Cloning of Raspberry Pi SD Card images – The Next Level
Sharing my experiences: When it doesn’t go as expected.
This article is not about cloning SD cards if everything works as expected how it should work. This is an article if it doesn’t go as expected, plan or hope for. Maybe not all content is newbie material, but I encourage to go through it all as I expect you to learn as much as I did. When all material is known to you and you know a better way, I hope you have a good read.
This article has links to the more detailed technical articles of the actual steps taken.
So, recently I was traveling abroad to do a workshop at a customer site. Close to the date and already overseas I received the message that the kits the customer ordered might not be delivered in time for the workshop. At a local computer store I got a couple of Raspberry Pi’s kits with some nice sensors including SenseHATs. Back at my hotel room I needed to prepare them to work headless connecting to my phone. Of course, this did not go without a struggle and costing me a huge amount of time I did not have available. This article will describe what I faced and how I worked around it.
First challenge: Writing an existing image to a new SD card. The first thing I encountered is that my working image for my Raspberry Pi could not be written to any other 16GB SD card I had with me because it was 17,3MB to big according to the error message. Although the image had about half of free space in it, I was not able to write the image to another 16GB SD card. When forced, waiving notifications away, it renders the second partition useless. Only to find out after a long wait for the write to complete. I only had one 32GB card with me, so I sacrificed that one, but still one to prepare.
- See article: Writing and backup SD cards for your Raspberry Pi
As it would be a workshop teaching the essentials, I thought it would be a good idea for a fresh start to download the latest Raspbian OS image and write that to the SD card. The auto-expand feature would fix the situation as workaround for my oversized image. Then it would be just a matter of copying over the files required.
Successfully I installed the image to the disc, added the ssh file and a wpa_supplicant.conf file with my network configuration to the boot partition on the SD card and the Pi was able to connect to my iPhone’s hotspot.
- See article: Configuring your Raspberry Pi for headless operation
- See article: Connecting your Pi to the Personal Hotspot on an iPhone
Next challenge: What is the IP address assigned to my Pi? There is no way to find on your iPhone what IP addresses it has assigned. From previous endeavours I already knew it would assign an address in the 172.20.10.x range. I tried to use from my laptop Angry IP Scanner to find any active IP addresses on the network. It found 120+. So old school trying to ssh to any address. Usually the iPhone does not assign addresses from the high end or random. So, after the 6th attempt I found it. 0 is the network, 3 was assigned to my laptop so 8 was the right one.

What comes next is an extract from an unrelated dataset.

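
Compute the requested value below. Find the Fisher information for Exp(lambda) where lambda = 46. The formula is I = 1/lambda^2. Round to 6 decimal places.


Fisher information for exponential: I(lambda) = 1/lambda^2.
lambda = 46, lambda^2 = 2116.
I = 1/2116 = 0.000473

0.000473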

As I do demos with Raspberry Pi’s with a SenseHAT attached to it, I have created a script that would display the current IP address on the SenseHAT’s display. To make it effective for that I create a service that starts as soon as the Raspberry Pi is connected to a network. It stops as soon as I log in to my Pi. My login script stops the service. Now I needed to get this on the fresh vanilla installation going. I copied the required files over to the correct locations. Guess what, the service does not start. After checking the number of files, their references, the permissions and even the content of all the files I still did not get it to work. Arrgh. Now what. Downloading an older image would again take a lot of time. Wi-Fi in hotel usually works fine for office stuff but not for downloading OS image files.
Back to the first challenge: How to fit an oversized image file? Googling around gave me a site with a nice procedure: Create an image from your SD card. Use gparted to shrink the partition in your image and then shave off the excessive size of the image. That could work and solve my problem. So, I tested first with the image from the freshly installed Pi. It worked like a charm and could successfully write the image to the SD card. Next was to try this on the image from my original (oversized) Pi. Guess what, it crashes with an error when trying to save the new partition size. Back to square one.
It is still not totally clear if the SD card has a partition issue, or some sort of corruption on it that is transferred into the image as well. Another option is that not all 16GB SD cards from different batches and/or brands are exactly the same in size regarding the total number of MBs.
Suddenly I remembered something about RPI-Clone. Searching through some of my notes, I found the name and with Google I found it. I have seen it, but never got to it to have a closer look. What it provides is a way to copy a running configuration to any (as long it can handle your currently used space) to a smaller storage medium you have available and attached to your Raspberry Pi. This could work.
- See link: rpi-clone
Next error I encountered is that RPI-Clone did not want to proceed with my SD card as it recognized as the running system. It would proceed on my regular USB stick. So most likely it does not like the fact that the partitions and boot loader for a Raspberry Pi were already on the SD card. Now, how do you remove partitions from an SD card under OSX? With Disk Utility you can erase the partitions, but it will not let you remove partitions. And remember it was already passing 2a.m. So, I fired up a Windows virtual machine, assigned the SD card as an USB stick to the VM, opened Disk Manager from there and deleted all the partitions. Good to go now and RPI-Clone accepted my SD card.